I think you're right. Wikipedia (and other WikiMedia projects), MDN, StackExchange sites, wiki sites like wiki.archlinux.org, wiki.osdev.org, wiki.c2.com, public forums like lambda-the-ultimate.org or news.ycombinator.com would probably still be free. I can't think of any place that I've learned significantly from that provides their content for advertising money. They all seem to be up primarily for altruistic reasons.

EDIT: Thought of one: YouTube. I wonder, though, if the content providers I've learned most from in YouTube would have chosen not to provide if there weren't advertising options. Maybe they activate advertising because it's easy and would have uploaded regardless?

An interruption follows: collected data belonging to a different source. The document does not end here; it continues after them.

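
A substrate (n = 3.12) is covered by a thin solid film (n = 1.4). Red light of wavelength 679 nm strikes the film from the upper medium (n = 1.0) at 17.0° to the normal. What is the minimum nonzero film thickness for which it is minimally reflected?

124 nm

Ray reflecting at the top interface goes from n = 1.0 toward n = 1.4: a half-wave phase shift.
Bottom surface (1.4 → 3.12): reflection off a higher-index medium gives a half-wave phase shift.
Net: no relative phase inversion (both shifts match).
So the condition for destructive reflection is 2 n t cos θ_r = (m + ½) λ.
Snell's law: 1.0 sin 17.0° = 1.4 sin θ_r → sin θ_r = 0.209, cos θ_r = 0.978.
Minimum at m = 0: t = λ / (4 n cos θ_r) = 679 / (4 × 1.4 × 0.978) = 124 nm.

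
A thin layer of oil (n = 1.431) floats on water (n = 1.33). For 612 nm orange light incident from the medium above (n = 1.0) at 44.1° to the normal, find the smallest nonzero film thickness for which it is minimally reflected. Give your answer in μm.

0.245 μm

Top surface (1.0 → 1.431): reflection off a higher-index medium gives a half-wave phase shift.
Bottom surface (1.431 → 1.33): reflection off a lower-index medium gives no phase shift.
Net: one phase inversion between the two reflected rays.
So the condition for destructive reflection is 2 n t cos θ_r = m λ.
Snell's law: 1.0 sin 44.1° = 1.431 sin θ_r → sin θ_r = 0.486, cos θ_r = 0.874.
Minimum nonzero at m = 1: t = λ / (2 n cos θ_r) = 612 / (2 × 1.431 × 0.874) = 245 nm.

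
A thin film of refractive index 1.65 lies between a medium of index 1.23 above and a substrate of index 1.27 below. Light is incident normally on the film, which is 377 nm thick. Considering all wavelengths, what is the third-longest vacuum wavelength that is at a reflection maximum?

498 nm

At the upper boundary (n = 1.23 to n = 1.65) the reflected ray undergoes a half-wave phase shift.
Bottom surface (1.65 → 1.27): reflection off a lower-index medium gives no phase shift.
Exactly one π shift → a net half-wave offset.
For maximum reflection here: 2 n t = (m + ½) λ.
λ = 2 n t / (m + ½). The third-longest wavelength is m = 2: λ = 2 × 1.65 × 377 / 2.50 = 498 nm.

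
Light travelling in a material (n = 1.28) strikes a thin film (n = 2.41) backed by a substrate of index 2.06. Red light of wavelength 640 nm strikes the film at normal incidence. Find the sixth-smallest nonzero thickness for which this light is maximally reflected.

730 nm

Top surface (1.28 → 2.41): reflection off a higher-index medium gives a half-wave phase shift.
At the lower boundary (n = 2.41 to n = 2.06) the reflected ray undergoes no phase shift.
The two reflections differ by half a wavelength.
So the condition for constructive reflection is 2 n t = (m + ½) λ.
The sixth-smallest nonzero thickness corresponds to m = 5: t = (m + ½) λ / (2 n) = 5.50 × 640 / (2 × 2.41) = 730 nm.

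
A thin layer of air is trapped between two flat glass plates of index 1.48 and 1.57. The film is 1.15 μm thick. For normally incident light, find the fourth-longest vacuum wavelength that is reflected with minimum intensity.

575 nm

Ray reflecting at the top interface goes from n = 1.48 toward n = 1.0: no phase shift.
Bottom surface (1.0 → 1.57): reflection off a higher-index medium gives a half-wave phase shift.
Exactly one π shift → a net half-wave offset.
So the condition for destructive reflection is 2 n t = m λ.
λ = 2 n t / m. The fourth-longest wavelength is m = 4: λ = 2 × 1.0 × 1150 / 4.00 = 575 nm.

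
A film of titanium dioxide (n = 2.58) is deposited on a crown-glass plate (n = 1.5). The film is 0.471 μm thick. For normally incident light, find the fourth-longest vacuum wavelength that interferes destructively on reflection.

608 nm

At the upper boundary (n = 1.0 to n = 2.58) the reflected ray undergoes a half-wave phase shift.
At the lower boundary (n = 2.58 to n = 1.5) the reflected ray undergoes no phase shift.
Net: one phase inversion between the two reflected rays.
For dark reflection here: 2 n t = m λ.
λ = 2 n t / m. The fourth-longest wavelength is m = 4: λ = 2 × 2.58 × 471 / 4.00 = 608 nm.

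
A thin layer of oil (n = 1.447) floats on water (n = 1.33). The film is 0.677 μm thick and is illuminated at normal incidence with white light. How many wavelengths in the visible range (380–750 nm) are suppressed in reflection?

3

Ray reflecting at the top interface goes from n = 1.0 toward n = 1.447: a half-wave phase shift.
Bottom surface (1.447 → 1.33): reflection off a lower-index medium gives no phase shift.
The two reflections differ by half a wavelength.
For minimum reflection here: 2 n t = m λ.
λ = 2 n t / m = 1959 / m nm.
m=2: 980 nm (IR); m=3: 653 nm (visible); m=4: 490 nm (visible); m=5: 392 nm (visible); m=6: 327 nm (UV).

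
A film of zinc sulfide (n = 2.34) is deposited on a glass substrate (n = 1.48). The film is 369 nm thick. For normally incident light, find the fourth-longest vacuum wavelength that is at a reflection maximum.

493 nm

Ray reflecting at the top interface goes from n = 1.0 toward n = 2.34: a half-wave phase shift.
Ray reflecting at the bottom interface goes from n = 2.34 toward n = 1.48: no phase shift.
Exactly one π shift → a net half-wave offset.
For maximum reflection here: 2 n t = (m + ½) λ.
λ = 2 n t / (m + ½). The fourth-longest wavelength is m = 3: λ = 2 × 2.34 × 369 / 3.50 = 493 nm.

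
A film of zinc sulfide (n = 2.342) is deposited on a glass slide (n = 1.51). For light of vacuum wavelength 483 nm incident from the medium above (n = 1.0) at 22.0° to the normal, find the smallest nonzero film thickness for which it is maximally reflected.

At the upper boundary (n = 1.0 to n = 2.342) the reflected ray undergoes a half-wave phase shift.
At the lower boundary (n = 2.342 to n = 1.51) the reflected ray undergoes no phase shift.
Exactly one π shift → a net half-wave offset.
With one net inversion, constructive interference in reflection requires 2 n t cos θ_r = (m + ½) λ.
Snell's law: 1.0 sin 22.0° = 2.342 sin θ_r → sin θ_r = 0.160, cos θ_r = 0.987.
Minimum at m = 0: t = λ / (4 n cos θ_r) = 483 / (4 × 2.342 × 0.987) = 52.2 nm.

52.2 nm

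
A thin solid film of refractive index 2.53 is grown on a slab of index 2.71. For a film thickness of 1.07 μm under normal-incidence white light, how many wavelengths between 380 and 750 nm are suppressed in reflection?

At the upper boundary (n = 1.0 to n = 2.53) the reflected ray undergoes a half-wave phase shift.
At the lower boundary (n = 2.53 to n = 2.71) the reflected ray undergoes a half-wave phase shift.
Net: no relative phase inversion (both shifts match).
For weak reflection here: 2 n t = (m + ½) λ.
λ = 2 n t / (m + ½) = 5414 / (m + ½) nm.
m=6: 833 nm (IR); m=7: 722 nm (visible); m=8: 637 nm (visible); m=9: 570 nm (visible); m=10: 516 nm (visible); m=11: 471 nm (visible); m=12: 433 nm (visible); m=13: 401 nm (visible); m=14: 373 nm (UV).

7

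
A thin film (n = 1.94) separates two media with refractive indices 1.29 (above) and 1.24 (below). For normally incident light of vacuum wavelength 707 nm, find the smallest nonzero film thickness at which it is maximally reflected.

91.1 nm

Top surface (1.29 → 1.94): reflection off a higher-index medium gives a half-wave phase shift.
Ray reflecting at the bottom interface goes from n = 1.94 toward n = 1.24: no phase shift.
The two reflections differ by half a wavelength.
For bright reflection here: 2 n t = (m + ½) λ.
Minimum at m = 0: t = λ / (4 n) = 707 / (4 × 1.94) = 91.1 nm.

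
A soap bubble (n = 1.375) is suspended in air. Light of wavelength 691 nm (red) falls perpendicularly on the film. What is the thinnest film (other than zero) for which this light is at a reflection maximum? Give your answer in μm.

Top surface (1.0 → 1.375): reflection off a higher-index medium gives a half-wave phase shift.
Ray reflecting at the bottom interface goes from n = 1.375 toward n = 1.0: no phase shift.
Net: one phase inversion between the two reflected rays.
For strong reflection here: 2 n t = (m + ½) λ.
Minimum at m = 0: t = λ / (4 n) = 691 / (4 × 1.375) = 126 nm.

0.126 μm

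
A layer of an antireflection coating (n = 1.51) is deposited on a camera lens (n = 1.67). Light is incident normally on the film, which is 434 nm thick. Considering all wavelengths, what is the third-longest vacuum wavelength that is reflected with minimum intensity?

At the upper boundary (n = 1.0 to n = 1.51) the reflected ray undergoes a half-wave phase shift.
Ray reflecting at the bottom interface goes from n = 1.51 toward n = 1.67: a half-wave phase shift.
Zero or two π shifts → no net half-wave offset.
With no net inversion, destructive interference in reflection requires 2 n t = (m + ½) λ.
λ = 2 n t / (m + ½). The third-longest wavelength is m = 2: λ = 2 × 1.51 × 434 / 2.50 = 524 nm.

524 nm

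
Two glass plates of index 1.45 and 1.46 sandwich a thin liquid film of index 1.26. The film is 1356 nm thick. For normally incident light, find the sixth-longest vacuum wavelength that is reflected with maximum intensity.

621 nm

At the upper boundary (n = 1.45 to n = 1.26) the reflected ray undergoes no phase shift.
Ray reflecting at the bottom interface goes from n = 1.26 toward n = 1.46: a half-wave phase shift.
Net: one phase inversion between the two reflected rays.
So the condition for constructive reflection is 2 n t = (m + ½) λ.
λ = 2 n t / (m + ½). The sixth-longest wavelength is m = 5: λ = 2 × 1.26 × 1356 / 5.50 = 621 nm.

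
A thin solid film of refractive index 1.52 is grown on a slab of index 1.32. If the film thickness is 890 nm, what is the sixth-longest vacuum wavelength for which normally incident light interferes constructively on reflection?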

EDIT 2: The real question, though, would be if someone would be willing to make a YouTube alternative and eat the cost of development and maintenance of the site and hosting of those videos for altruistic reasons... It's a lot more costly than hosting a site that serves lightweight text.

Stack Exchange advertises, but, to the best of my knowledge, they don't engage in any tracking-based advertising, so it doesn't really bother me.

I'll even click on those ads if I'm interested (crazy, right?), which is something I scrupulously avoid doing for ads that I suspect are fueled by tracking.

> Stack Exchange advertises

Yeah, but I get the feeling that it didn't start with the purpose of advertising. Haven't really looked into its history to know for sure, though.

> I'm not really opposed to topical advertising. And I'm not even particularly opposed to targeting. Showing ads for Databricks alongside a Stack Overflow question about Apache Spark is fine by me (just so long as it isn't a popup or an auto-playing video). That's no creepier than advertising car stuff in a car magazine.

I wouldn't be opposed to tracking if that's all it ever amounted to, either. In fact, your example doesn't seem to involve tracking. Deciding what to show based on the content of the page doesn't imply using any knowledge of you from other sources.

EDIT: Anyway, what's worrying of tracking is that it makes the buying and selling of personal information a viable and profitable business. It's not worrying if you think that such a business can only be used for showing ads you're interested in everywhere you go. In fact, that's a benefit to anybody, and that's what makes it a good public justification for it by the companies that do this tracking.

However, that's not the only way people can apply your personal information. For example, businesses can also use it to personalize the prices for the products and services they offer based on indicators they bought of your purchasing power. Insurance companies can use a lot more than indicators of your purchasing power to know how to quote you, probably getting their hands on knowledge that by law they probably shouldn't be able to get their hands on to avoid unfair discrimination. There's regulations of what businesses can ask of employee candidates to avoid unfair discrimination, but they won't need to ask anymore if they can just buy the info online.

So is cURL for that matter.
What do you mean?
My understanding was that op felt by blocking trackers, ads, etc. Brave was effectively a free rider on the internet. This has always seemed weird to me since I shouldn't be obliged to run code that gets downloaded. When I use cURL (or block js, etc.) I can download just the content (usually) without all the dependencies. But I don't think this makes me a free rider.